Realty One Founder and Chief Experience Officer Kuba Jewgieniew called out two factors impacting sales growth: the millennial population becoming active home buyers and sellers, and the support Realty One gives to its agents.

“Our business strategy since day one has been to focus on the real estate professional, giving them everything they need to build a more successful career and even a better life and legacy for future generations,” Jewgieniew said. “As home prices across the nation rise, we coach our real estate professionals on how to generate more leads, work the market they have and have a do-what-it-takes mindset.”

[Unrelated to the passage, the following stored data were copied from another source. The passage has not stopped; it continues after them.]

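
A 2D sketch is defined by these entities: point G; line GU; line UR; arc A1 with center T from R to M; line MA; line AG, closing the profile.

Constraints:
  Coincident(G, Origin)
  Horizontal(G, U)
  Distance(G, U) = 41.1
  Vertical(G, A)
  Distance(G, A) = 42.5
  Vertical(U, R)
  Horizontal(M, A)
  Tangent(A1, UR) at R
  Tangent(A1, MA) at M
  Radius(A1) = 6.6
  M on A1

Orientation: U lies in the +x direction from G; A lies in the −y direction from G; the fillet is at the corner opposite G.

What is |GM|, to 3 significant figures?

54.7

G is at the origin; GU is horizontal with |GU| = 41.1 and U on the +x side, so U = (41.1, 0.00). G and A share the same x with |GA| = 42.5 and A on the −y side, so A = (0.00, -42.5). The virtual corner opposite G is at (41.1, -42.5). Since A1 is tangent to UR there, TR ⟂ UR and the tangent condition forces TM to be normal to MA, with radius 6.6, so the center T sits 6.6 in from both sides at T = (34.5, -35.9). That places the tangent points at R = (41.1, -35.9) on UR and M = (34.5, -42.5) on MA. Then |GM| = |M − G| = 54.7.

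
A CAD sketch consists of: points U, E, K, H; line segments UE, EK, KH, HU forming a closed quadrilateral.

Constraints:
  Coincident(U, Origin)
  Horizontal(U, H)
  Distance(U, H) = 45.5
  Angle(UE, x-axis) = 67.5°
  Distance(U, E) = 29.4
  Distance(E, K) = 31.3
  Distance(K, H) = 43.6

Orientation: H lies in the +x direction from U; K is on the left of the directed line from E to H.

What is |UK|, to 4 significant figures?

57.55

U is at the origin; U and H share the same y with |UH| = 45.5 and H in +x, so H = (45.5, 0). UE runs at 67.5° with |UE| = 29.4, so E = (11.25, 27.16). K is determined by |EK| = 31.3 and |KH| = 43.6 together: it lies at the intersection of circle(E, 31.3) and circle(H, 43.6). With |EH| = 43.71, the foot of the radical line on EH is 11.32 from E and the perpendicular offset is √(31.3² − 11.32²) = 29.18. Taking the left-of-EH solution: K = (38.25, 42.99).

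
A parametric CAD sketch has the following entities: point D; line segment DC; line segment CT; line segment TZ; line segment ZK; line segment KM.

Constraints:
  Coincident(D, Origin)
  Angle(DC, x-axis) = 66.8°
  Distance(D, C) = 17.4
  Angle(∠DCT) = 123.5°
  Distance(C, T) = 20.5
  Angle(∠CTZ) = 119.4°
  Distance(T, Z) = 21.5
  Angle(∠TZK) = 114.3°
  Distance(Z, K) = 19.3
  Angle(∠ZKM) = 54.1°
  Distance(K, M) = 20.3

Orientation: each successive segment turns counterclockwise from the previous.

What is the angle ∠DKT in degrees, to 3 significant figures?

57.4°

∠CTZ = 119.4° gives TZ at -176° from the x-axis; with |TZ| = 21.5, Z = (-25.9, 31.7). ∠TZK = 114.3° gives ZK at -110° from the x-axis; with |ZK| = 19.3, K = (-32.6, 13.6). Then cos ∠DKT = KD·KT / (|KD||KT|), giving 57.4°.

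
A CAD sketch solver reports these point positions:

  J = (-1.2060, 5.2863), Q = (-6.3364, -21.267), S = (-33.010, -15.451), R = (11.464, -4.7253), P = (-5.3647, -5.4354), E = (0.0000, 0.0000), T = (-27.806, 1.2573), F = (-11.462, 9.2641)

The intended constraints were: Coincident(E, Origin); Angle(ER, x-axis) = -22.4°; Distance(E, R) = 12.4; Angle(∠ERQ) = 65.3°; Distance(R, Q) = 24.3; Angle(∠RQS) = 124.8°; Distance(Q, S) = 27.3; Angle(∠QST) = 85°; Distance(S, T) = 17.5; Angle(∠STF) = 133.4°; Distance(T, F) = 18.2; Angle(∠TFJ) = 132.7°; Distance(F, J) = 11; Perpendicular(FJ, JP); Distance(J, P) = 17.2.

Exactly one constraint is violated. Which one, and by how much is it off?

Distance(J, P) = 17.2 — off by 5.70.

E = (0.00, 0.00) ✓; ER at -22.40° ✓; |ER| = 12.40 ✓; ∠ERQ = 65.30° ✓; |RQ| = 24.30 ✓; ∠RQS = 124.8° ✓; |QS| = 27.30 ✓; ∠QST = 85.00° ✓; |ST| = 17.50 ✓; ∠STF = 133.4° ✓; |TF| = 18.20 ✓; ∠TFJ = 132.7° ✓; |FJ| = 11.00 ✓; ∠(FJ, JP) = 90.00° ✓; |JP| = 11.50 ✗.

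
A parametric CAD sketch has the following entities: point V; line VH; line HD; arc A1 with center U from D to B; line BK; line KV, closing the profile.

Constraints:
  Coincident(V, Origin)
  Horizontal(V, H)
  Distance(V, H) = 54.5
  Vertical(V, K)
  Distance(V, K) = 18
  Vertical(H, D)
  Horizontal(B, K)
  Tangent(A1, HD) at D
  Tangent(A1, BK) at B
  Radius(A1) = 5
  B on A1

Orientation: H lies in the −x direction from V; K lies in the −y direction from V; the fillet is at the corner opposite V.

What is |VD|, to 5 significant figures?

56.029

V is at the origin; VH is horizontal with |VH| = 54.5 and H on the −x side, so H = (-54.500, 0.0000). VK is vertical with |VK| = 18.0 and K on the −y side, so K = (0.0000, -18.000). The virtual corner opposite V is at (-54.500, -18.000). A1 meets HD tangentially, so UD is at right angles to HD and tangency of A1 to BK means the radius UB is perpendicular to BK, with radius 5.0, so the center U sits 5.0 in from both sides at U = (-49.500, -13.000). That places the tangent points at D = (-54.500, -13.000) on HD and B = (-49.500, -18.000) on BK. Then |VD| = |D − V| = 56.029.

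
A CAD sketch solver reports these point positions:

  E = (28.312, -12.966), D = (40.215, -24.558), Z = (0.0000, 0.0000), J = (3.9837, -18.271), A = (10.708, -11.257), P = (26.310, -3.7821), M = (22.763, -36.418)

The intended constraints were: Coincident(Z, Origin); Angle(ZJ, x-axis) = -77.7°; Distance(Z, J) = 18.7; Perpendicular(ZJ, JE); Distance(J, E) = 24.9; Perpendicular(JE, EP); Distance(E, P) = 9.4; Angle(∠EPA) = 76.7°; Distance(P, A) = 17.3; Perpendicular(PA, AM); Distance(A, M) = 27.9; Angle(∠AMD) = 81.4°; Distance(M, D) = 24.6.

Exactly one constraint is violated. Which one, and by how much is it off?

Distance(M, D) = 24.6 — off by 3.50.

Z = (0.00, 0.00) ✓; ZJ at -77.70° ✓; |ZJ| = 18.70 ✓; ∠(ZJ, JE) = 90.00° ✓; |JE| = 24.90 ✓; ∠(JE, EP) = 90.00° ✓; |EP| = 9.400 ✓; ∠EPA = 76.70° ✓; |PA| = 17.30 ✓; ∠(PA, AM) = 90.00° ✓; |AM| = 27.90 ✓; ∠AMD = 81.40° ✓; |MD| = 21.10 ✗.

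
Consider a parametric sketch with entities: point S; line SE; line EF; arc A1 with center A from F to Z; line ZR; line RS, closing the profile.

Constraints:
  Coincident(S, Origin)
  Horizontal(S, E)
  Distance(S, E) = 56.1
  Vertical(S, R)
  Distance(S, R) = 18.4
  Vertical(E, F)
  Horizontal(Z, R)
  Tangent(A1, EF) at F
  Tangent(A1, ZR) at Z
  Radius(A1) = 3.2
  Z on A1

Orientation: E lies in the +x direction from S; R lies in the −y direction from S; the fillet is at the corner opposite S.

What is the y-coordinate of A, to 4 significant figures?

-15.20

S is at the origin; SE is horizontal with |SE| = 56.1 and E on the +x side, so E = (56.10, 0.000). SR is vertical with |SR| = 18.4 and R on the −y side, so R = (0.000, -18.40). The virtual corner opposite S is at (56.10, -18.40). Tangency of A1 to EF means the radius AF is perpendicular to EF and since A1 is tangent to ZR there, AZ ⟂ ZR, with radius 3.2, so the center A sits 3.2 in from both sides at A = (52.90, -15.20). So A.y = -15.20.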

Realty One Founder Kuba Jewgieniew Web

Realty One Founder and Chief Experience Officer Kuba Jewgieniew


The number of agents in the industry may oversaturate markets, though, according to Bailey, who called increased competition one of Re/Max’s big challenges.

“Just 10 years ago, after the Great Recession, there were around 980,000 agents in the U.S. that were licensed,” Bailey said. “In 2021, the National Association of Realtors announced it reached 1.6 million. The increase over a 10-year period, especially with the majority coming the last three to four years, means you have a lot more agents for the same amount of business, because at the end of the day, there’s just an ‘X’ number of houses that sell every year.”

So far in 2022, Bailey said transactions are on pace to drop from 2021 in Re/Max’s case. Despite this and the shifts in the housing market in the last several months, Bailey said 2022 should still finish strong.

“We don’t expect prices to increase at the velocity they were earlier this year, which is good for buyers,” Bailey said. “I think what we’re going back to is a stabilization, where it will be about what markets locally are doing what. Each will be different, with some areas of the country leveling out faster than others.”